I also conclude that if competition was such a good idea then large retail chains would not impose the discipline that they do on their stores. I think, more important, as I have said at two different conferences this week, is the issue of technological change and our approach to education. The ‘free marketers’ have become too obsessed with the ‘wrong’ question of parental choice and have missed the issue of how education should respond to a changing environment and what the consequences are for the system as a whole.

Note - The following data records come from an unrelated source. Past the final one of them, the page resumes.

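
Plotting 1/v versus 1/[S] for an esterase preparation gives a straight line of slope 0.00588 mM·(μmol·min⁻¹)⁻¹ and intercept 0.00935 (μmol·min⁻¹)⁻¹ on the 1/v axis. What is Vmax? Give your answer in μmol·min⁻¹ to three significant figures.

The y-intercept of a Lineweaver–Burk plot equals 1/Vmax, so Vmax = 1/0.00935 = 107 μmol·min⁻¹.

107 μmol·min⁻¹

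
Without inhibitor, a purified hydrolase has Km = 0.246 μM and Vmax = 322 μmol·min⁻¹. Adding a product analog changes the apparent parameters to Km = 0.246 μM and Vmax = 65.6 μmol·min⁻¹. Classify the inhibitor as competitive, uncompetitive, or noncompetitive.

Vmax decreases (322 → 65.6 μmol·min⁻¹) while Km is unchanged — pure noncompetitive inhibition.

noncompetitive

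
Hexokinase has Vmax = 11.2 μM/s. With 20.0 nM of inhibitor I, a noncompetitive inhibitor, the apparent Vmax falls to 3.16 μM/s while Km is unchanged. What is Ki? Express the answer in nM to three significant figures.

Noncompetitive: Vmax,app = Vmax/α with α = 1 + [I]/Ki.
α = Vmax/Vmax,app = 11.2/3.16 = 3.544.
Ki = [I]/(α − 1) = 20.0/2.544 = 7.86 nM.

7.86 nM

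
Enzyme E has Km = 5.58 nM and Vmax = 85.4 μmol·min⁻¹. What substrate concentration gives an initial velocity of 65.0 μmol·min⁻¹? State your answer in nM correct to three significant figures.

17.8 nM

Rearranging v = Vmax[S]/(Km+[S]) gives [S] = Km·v/(Vmax − v).
[S] = 5.58 × 65.0 / (85.4 − 65.0) = 362.7/20.40 = 17.8 nM.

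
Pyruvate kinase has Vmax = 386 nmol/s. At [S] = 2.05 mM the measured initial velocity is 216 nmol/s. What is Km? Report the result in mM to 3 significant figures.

From v = Vmax[S]/(Km+[S]), Km = [S](Vmax − v)/v.
Km = 2.05 × (386 − 216) / 216 = 348.5/216 = 1.61 mM.

1.61 mM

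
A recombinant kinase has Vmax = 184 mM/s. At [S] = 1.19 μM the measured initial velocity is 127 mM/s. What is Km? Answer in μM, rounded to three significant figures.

0.534 μM

v/Vmax = 127/184 = 0.6902 = [S]/(Km+[S]).
So Km + [S] = [S]/0.6902 = 1.724 μM, giving Km = 1.724 − 1.19 = 0.534 μM.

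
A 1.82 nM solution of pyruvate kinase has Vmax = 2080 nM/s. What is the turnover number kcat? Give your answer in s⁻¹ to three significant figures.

1140 s⁻¹

kcat = Vmax/[E]total = 2080 nM/s / 1.82 nM = 1140 s⁻¹.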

Before 1870, England assumed that parents that wanted education would seek it out and pay for it. With the advent of greater suffrage and votes for all came the thinking about educating the electorate and a necessity for State intervention; something many other countries had already embarked upon. Parents often now choose to rectify the deficiencies of the State system through paying for private tutoring and home schooling is on the increase.

I think a centre dedicated to education economics might well look beyond the issue of for profit or not in schools and widen the debate into ‘for profit’ activities in education and how we achieve the aims of social mobility discussed in the previous post. Especially, what part will changes in technology play in the future shape of learning for our citizens and their families?

The general election was a good example of backward thinking, with the debate largely about selective education. Why should the State pay for this form of education over any other. Again, an interesting question for economists to discuss. I suspect the return on State investment is much greater with non-selective education across all government services. But such a calculation is notoriously difficult to undertake effectively.

I am interested to know where Labour stand in the debate on the politics and economics of schooling. As a left-winger for most of his career, does Mr Corbyn want to see a return to full State control and is that local or national. After all, Labour nationalised the NHS in the 1940s, so presumably is comfortable in keeping schools out of local democratic control?